El Mordjene (pâte à tartiner algérienne halal) ou quand le Nutella devient civilisationnel

Saisie en masse par les douanes françaises, El Mordjene (pâte à tartiner algérienne halal) a enflammé les réseaux sociaux et déclenché une vague de polémiques bien au-delà du rayon confiserie. Accusée de contourner les normes européennes sur les produits laitiers, elle est perçue par une partie de la diaspora comme une victime symbolique du racisme, de l’islamophobie et de l’héritage colonial. Derrière cette guerre de pots se profile un affrontement bien plus vaste : entre protectionnisme économique, identités post-migratoires, héritages coloniaux refoulés et soupçons d’“apartheid réglementaire”. Faut-il y voir une simple question de conformité ou un énième épisode d’un choc des civilisations à la française, version pâte à tartiner ?

La très « diverse » ville portuaire de Marseille est aujourd’hui l’un des principaux points d’entrée en Europe pour les substances illicites. On n’y parle plus seulement de drogues comme l’héroïne ou la cocaïne, mais aussi… de versions musulmanes interdites de Nutella.

En mai, les douanes françaises ont saisi 15 300 pots d’une pâte à tartiner sucrée à la noisette appelée El Mordjene, fabriquée en Algérie par l’entreprise familiale Cebon.
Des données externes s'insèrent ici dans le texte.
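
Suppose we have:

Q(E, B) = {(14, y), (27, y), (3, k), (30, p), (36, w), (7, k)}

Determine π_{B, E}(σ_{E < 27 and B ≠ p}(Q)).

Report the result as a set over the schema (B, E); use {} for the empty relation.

Filtering on E < 27 and B ≠ p leaves {(14, y), (3, k), (7, k)}.
Keep only column(s) B, E: {(k, 3), (k, 7), (y, 14)}

{(k, 3), (k, 7), (y, 14)}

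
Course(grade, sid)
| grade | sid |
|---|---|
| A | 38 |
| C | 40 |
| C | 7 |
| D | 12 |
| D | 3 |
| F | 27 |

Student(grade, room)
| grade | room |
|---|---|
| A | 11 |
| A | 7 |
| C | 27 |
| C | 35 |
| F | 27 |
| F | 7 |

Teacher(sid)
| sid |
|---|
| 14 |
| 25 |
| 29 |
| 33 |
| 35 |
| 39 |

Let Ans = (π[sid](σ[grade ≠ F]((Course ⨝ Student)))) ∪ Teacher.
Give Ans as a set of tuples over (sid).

{14, 25, 29, 33, 35, 38, 39, 40, 7}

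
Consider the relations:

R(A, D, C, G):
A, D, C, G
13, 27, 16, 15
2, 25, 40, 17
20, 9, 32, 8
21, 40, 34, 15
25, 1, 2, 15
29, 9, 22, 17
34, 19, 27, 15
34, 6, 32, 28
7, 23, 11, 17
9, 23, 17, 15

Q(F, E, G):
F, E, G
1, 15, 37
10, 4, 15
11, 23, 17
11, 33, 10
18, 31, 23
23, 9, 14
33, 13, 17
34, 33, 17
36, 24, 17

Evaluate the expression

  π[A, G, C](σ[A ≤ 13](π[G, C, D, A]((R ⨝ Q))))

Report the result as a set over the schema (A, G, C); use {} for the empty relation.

Natural join on G: {(13, 27, 16, 15, 10, 4), (2, 25, 40, 17, 11, 23), (2, 25, 40, 17, 33, 13), (2, 25, 40, 17, 34, 33), (2, 25, 40, 17, 36, 24), (21, 40, 34, 15, 10, 4), (25, 1, 2, 15, 10, 4), (29, 9, 22, 17, 11, 23), (29, 9, 22, 17, 33, 13), (29, 9, 22, 17, 34, 33), (29, 9, 22, 17, 36, 24), (34, 19, 27, 15, 10, 4), (7, 23, 11, 17, 11, 23), (7, 23, 11, 17, 33, 13), (7, 23, 11, 17, 34, 33), (7, 23, 11, 17, 36, 24), (9, 23, 17, 15, 10, 4)}
π_{G, C, D, A} gives {(15, 16, 27, 13), (15, 17, 23, 9), (15, 2, 1, 25), (15, 27, 19, 34), (15, 34, 40, 21), (17, 11, 23, 7), (17, 22, 9, 29), (17, 40, 25, 2)} (9 duplicate(s) eliminated).
Apply σ_{A ≤ 13}; surviving tuples: {(15, 16, 27, 13), (15, 17, 23, 9), (17, 11, 23, 7), (17, 40, 25, 2)}
π_{A, G, C} gives {(13, 15, 16), (2, 17, 40), (7, 17, 11), (9, 15, 17)}.

{(13, 15, 16), (2, 17, 40), (7, 17, 11), (9, 15, 17)}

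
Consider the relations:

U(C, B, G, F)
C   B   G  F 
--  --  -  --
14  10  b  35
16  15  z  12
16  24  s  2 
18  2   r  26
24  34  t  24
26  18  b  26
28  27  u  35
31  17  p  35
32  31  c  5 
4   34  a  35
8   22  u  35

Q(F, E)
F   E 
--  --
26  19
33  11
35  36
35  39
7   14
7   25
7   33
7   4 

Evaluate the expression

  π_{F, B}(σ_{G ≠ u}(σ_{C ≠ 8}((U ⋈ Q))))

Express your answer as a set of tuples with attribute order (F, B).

Joining U and Q on F yields {(14, 10, b, 35, 36), (14, 10, b, 35, 39), (18, 2, r, 26, 19), (26, 18, b, 26, 19), (28, 27, u, 35, 36), (28, 27, u, 35, 39), (31, 17, p, 35, 36), (31, 17, p, 35, 39), (4, 34, a, 35, 36), (4, 34, a, 35, 39), (8, 22, u, 35, 36), (8, 22, u, 35, 39)}.
Filtering on C ≠ 8 leaves {(14, 10, b, 35, 36), (14, 10, b, 35, 39), (18, 2, r, 26, 19), (26, 18, b, 26, 19), (28, 27, u, 35, 36), (28, 27, u, 35, 39), (31, 17, p, 35, 36), (31, 17, p, 35, 39), (4, 34, a, 35, 36), (4, 34, a, 35, 39)}.
Filtering on G ≠ u leaves {(14, 10, b, 35, 36), (14, 10, b, 35, 39), (18, 2, r, 26, 19), (26, 18, b, 26, 19), (31, 17, p, 35, 36), (31, 17, p, 35, 39), (4, 34, a, 35, 36), (4, 34, a, 35, 39)}.
Keep only column(s) F, B (3 duplicate(s) eliminated): {(26, 18), (26, 2), (35, 10), (35, 17), (35, 34)}

{(26, 18), (26, 2), (35, 10), (35, 17), (35, 34)}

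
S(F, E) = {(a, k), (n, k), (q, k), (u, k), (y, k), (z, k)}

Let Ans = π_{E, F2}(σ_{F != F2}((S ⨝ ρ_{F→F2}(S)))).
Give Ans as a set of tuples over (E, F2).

{(k, a), (k, n), (k, q), (k, u), (k, y), (k, z)}

ρ[F→F2]: schema becomes (F2, E); tuples unchanged.
S ⋈ ρ_{F→F2}(S) (natural join on E): {(a, k, a), (a, k, n), (a, k, q), (a, k, u), (a, k, y), (a, k, z), (n, k, a), (n, k, n), (n, k, q), (n, k, u), (n, k, y), (n, k, z), (q, k, a), (q, k, n), (q, k, q), (q, k, u), (q, k, y), (q, k, z), (u, k, a), (u, k, n), (u, k, q), (u, k, u), (u, k, y), (u, k, z), (y, k, a), (y, k, n), (y, k, q), (y, k, u), (y, k, y), (y, k, z), (z, k, a), (z, k, n), (z, k, q), (z, k, u), (z, k, y), (z, k, z)}
σ[F != F2]: keep tuples satisfying F != F2 → {(a, k, n), (a, k, q), (a, k, u), (a, k, y), (a, k, z), (n, k, a), (n, k, q), (n, k, u), (n, k, y), (n, k, z), (q, k, a), (q, k, n), (q, k, u), (q, k, y), (q, k, z), (u, k, a), (u, k, n), (u, k, q), (u, k, y), (u, k, z), (y, k, a), (y, k, n), (y, k, q), (y, k, u), (y, k, z), (z, k, a), (z, k, n), (z, k, q), (z, k, u), (z, k, y)}
Keep only column(s) E, F2 (24 duplicate(s) eliminated): {(k, a), (k, n), (k, q), (k, u), (k, y), (k, z)}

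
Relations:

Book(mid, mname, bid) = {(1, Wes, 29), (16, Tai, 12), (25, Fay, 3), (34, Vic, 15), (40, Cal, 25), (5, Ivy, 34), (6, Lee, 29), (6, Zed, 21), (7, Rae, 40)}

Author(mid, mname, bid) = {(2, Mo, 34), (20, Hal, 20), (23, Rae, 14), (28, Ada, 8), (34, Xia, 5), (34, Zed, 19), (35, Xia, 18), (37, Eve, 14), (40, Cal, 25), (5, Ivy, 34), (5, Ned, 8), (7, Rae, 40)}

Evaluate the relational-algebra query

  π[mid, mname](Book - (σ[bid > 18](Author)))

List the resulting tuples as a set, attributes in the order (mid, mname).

σ[bid > 18]: keep tuples satisfying bid > 18 → {(2, Mo, 34), (20, Hal, 20), (34, Zed, 19), (40, Cal, 25), (5, Ivy, 34), (7, Rae, 40)}
Set difference of the two operands is {(1, Wes, 29), (16, Tai, 12), (25, Fay, 3), (34, Vic, 15), (6, Lee, 29), (6, Zed, 21)}.
π_{mid, mname} gives {(1, Wes), (16, Tai), (25, Fay), (34, Vic), (6, Lee), (6, Zed)}.

{(1, Wes), (16, Tai), (25, Fay), (34, Vic), (6, Lee), (6, Zed)}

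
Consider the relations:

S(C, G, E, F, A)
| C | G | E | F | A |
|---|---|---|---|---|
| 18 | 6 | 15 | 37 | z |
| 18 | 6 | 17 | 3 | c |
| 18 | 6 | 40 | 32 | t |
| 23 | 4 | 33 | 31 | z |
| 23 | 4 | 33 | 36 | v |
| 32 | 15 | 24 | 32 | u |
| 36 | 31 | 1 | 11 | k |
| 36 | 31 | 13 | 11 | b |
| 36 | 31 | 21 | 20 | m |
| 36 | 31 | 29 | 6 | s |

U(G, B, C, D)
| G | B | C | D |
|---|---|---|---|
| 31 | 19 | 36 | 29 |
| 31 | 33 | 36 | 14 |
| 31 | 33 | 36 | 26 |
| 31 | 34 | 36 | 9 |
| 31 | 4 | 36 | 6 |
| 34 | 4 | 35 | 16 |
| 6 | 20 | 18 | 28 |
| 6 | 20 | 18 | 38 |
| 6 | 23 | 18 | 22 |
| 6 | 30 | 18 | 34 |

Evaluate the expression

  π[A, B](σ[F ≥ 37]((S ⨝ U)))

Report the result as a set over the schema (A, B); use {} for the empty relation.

{(z, 20), (z, 23), (z, 30)}

Joining S and U on C, G yields {(18, 6, 15, 37, z, 20, 28), (18, 6, 15, 37, z, 20, 38), (18, 6, 15, 37, z, 23, 22), (18, 6, 15, 37, z, 30, 34), (18, 6, 17, 3, c, 20, 28), (18, 6, 17, 3, c, 20, 38), (18, 6, 17, 3, c, 23, 22), (18, 6, 17, 3, c, 30, 34), (18, 6, 40, 32, t, 20, 28), (18, 6, 40, 32, t, 20, 38), (18, 6, 40, 32, t, 23, 22), (18, 6, 40, 32, t, 30, 34), (36, 31, 1, 11, k, 19, 29), (36, 31, 1, 11, k, 33, 14), (36, 31, 1, 11, k, 33, 26), (36, 31, 1, 11, k, 34, 9), (36, 31, 1, 11, k, 4, 6), (36, 31, 13, 11, b, 19, 29), (36, 31, 13, 11, b, 33, 14), (36, 31, 13, 11, b, 33, 26), (36, 31, 13, 11, b, 34, 9), (36, 31, 13, 11, b, 4, 6), (36, 31, 21, 20, m, 19, 29), (36, 31, 21, 20, m, 33, 14), (36, 31, 21, 20, m, 33, 26), (36, 31, 21, 20, m, 34, 9), (36, 31, 21, 20, m, 4, 6), (36, 31, 29, 6, s, 19, 29), (36, 31, 29, 6, s, 33, 14), (36, 31, 29, 6, s, 33, 26), (36, 31, 29, 6, s, 34, 9), (36, 31, 29, 6, s, 4, 6)}.
Selection F ≥ 37: {(18, 6, 15, 37, z, 20, 28), (18, 6, 15, 37, z, 20, 38), (18, 6, 15, 37, z, 23, 22), (18, 6, 15, 37, z, 30, 34)}
π[A, B]: project onto (A, B) (1 duplicate(s) eliminated) → {(z, 20), (z, 23), (z, 30)}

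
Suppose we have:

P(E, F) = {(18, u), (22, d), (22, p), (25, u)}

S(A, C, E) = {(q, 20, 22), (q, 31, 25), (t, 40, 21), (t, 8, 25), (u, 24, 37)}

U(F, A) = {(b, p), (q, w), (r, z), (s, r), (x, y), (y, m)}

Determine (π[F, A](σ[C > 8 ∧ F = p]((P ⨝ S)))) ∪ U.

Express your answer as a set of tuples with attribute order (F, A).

{(b, p), (p, q), (q, w), (r, z), (s, r), (x, y), (y, m)}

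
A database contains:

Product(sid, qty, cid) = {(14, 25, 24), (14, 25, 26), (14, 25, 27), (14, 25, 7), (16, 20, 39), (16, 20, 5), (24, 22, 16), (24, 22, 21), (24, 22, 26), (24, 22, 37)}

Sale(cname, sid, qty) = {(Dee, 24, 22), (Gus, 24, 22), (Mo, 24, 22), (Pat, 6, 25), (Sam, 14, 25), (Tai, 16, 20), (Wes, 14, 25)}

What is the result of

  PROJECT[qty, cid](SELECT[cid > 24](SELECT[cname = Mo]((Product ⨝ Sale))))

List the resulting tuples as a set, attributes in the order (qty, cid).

{(22, 26), (22, 37)}

Natural join on sid, qty: {(14, 25, 24, Sam), (14, 25, 24, Wes), (14, 25, 26, Sam), (14, 25, 26, Wes), (14, 25, 27, Sam), (14, 25, 27, Wes), (14, 25, 7, Sam), (14, 25, 7, Wes), (16, 20, 39, Tai), (16, 20, 5, Tai), (24, 22, 16, Dee), (24, 22, 16, Gus), (24, 22, 16, Mo), (24, 22, 21, Dee), (24, 22, 21, Gus), (24, 22, 21, Mo), (24, 22, 26, Dee), (24, 22, 26, Gus), (24, 22, 26, Mo), (24, 22, 37, Dee), (24, 22, 37, Gus), (24, 22, 37, Mo)}
σ[cname = Mo]: keep tuples satisfying cname = Mo → {(24, 22, 16, Mo), (24, 22, 21, Mo), (24, 22, 26, Mo), (24, 22, 37, Mo)}
σ[cid > 24]: keep tuples satisfying cid > 24 → {(24, 22, 26, Mo), (24, 22, 37, Mo)}
Keep only column(s) qty, cid: {(22, 26), (22, 37)}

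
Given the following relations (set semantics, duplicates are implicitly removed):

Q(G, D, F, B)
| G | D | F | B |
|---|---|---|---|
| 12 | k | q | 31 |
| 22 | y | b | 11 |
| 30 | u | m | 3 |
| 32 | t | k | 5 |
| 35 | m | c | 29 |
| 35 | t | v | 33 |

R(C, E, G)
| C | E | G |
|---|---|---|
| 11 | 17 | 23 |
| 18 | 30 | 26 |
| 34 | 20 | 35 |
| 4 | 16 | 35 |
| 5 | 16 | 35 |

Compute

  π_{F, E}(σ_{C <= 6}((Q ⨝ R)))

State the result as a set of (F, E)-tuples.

Joining Q and R on G yields {(35, m, c, 29, 34, 20), (35, m, c, 29, 4, 16), (35, m, c, 29, 5, 16), (35, t, v, 33, 34, 20), (35, t, v, 33, 4, 16), (35, t, v, 33, 5, 16)}.
Filtering on C <= 6 leaves {(35, m, c, 29, 4, 16), (35, m, c, 29, 5, 16), (35, t, v, 33, 4, 16), (35, t, v, 33, 5, 16)}.
Keep only column(s) F, E (2 duplicate(s) eliminated): {(c, 16), (v, 16)}

{(c, 16), (v, 16)}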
Une sucrerie que le gouvernement français, malgré le slogan publicitaire humoristique de la marque (c’est bon), ne semble pas juger si bonne que ça. En vertu d’une obscure disposition européenne (article 20, paragraphe 3 du règlement n°2202/2292), l’importation de produits laitiers en provenance de pays tiers est interdite. Or El Mordjene contient 12 % de lait en poudre, ce qui en fait un produit banni du marché européen.

Mais pour de nombreux Algériens, cette interdiction n’a rien à voir avec la réglementation alimentaire. Ce n’est pas le lait le problème, mais l’islam. Dans la diaspora, le produit est perçu comme un symbole culturel interdit, une pâte halal jugée trop musulmane pour l’Europe. Sur son étiquette : une femme en hijab blanc, sourire lumineux, qui identifie d’emblée El Mordjene comme un produit « mosquée-friendly ». L’interdiction est donc vite devenue, selon certains, une manière détournée de refouler les Algériens… par cargaisons de confiture interposées.

Une pâte hautement symbolique

El Mordjene s’est popularisée en France en 2024, notamment grâce à des influenceurs issus de la communauté algérienne, qui en faisaient l’éloge sur les réseaux sociaux en musique… religieuse. Dans certaines vidéos, la pâte à tartiner était célébrée sur fond de nasheeds, ces chants spirituels islamiques, avec un message sous-jacent : « Regardez, on fait mieux que les infidèles ».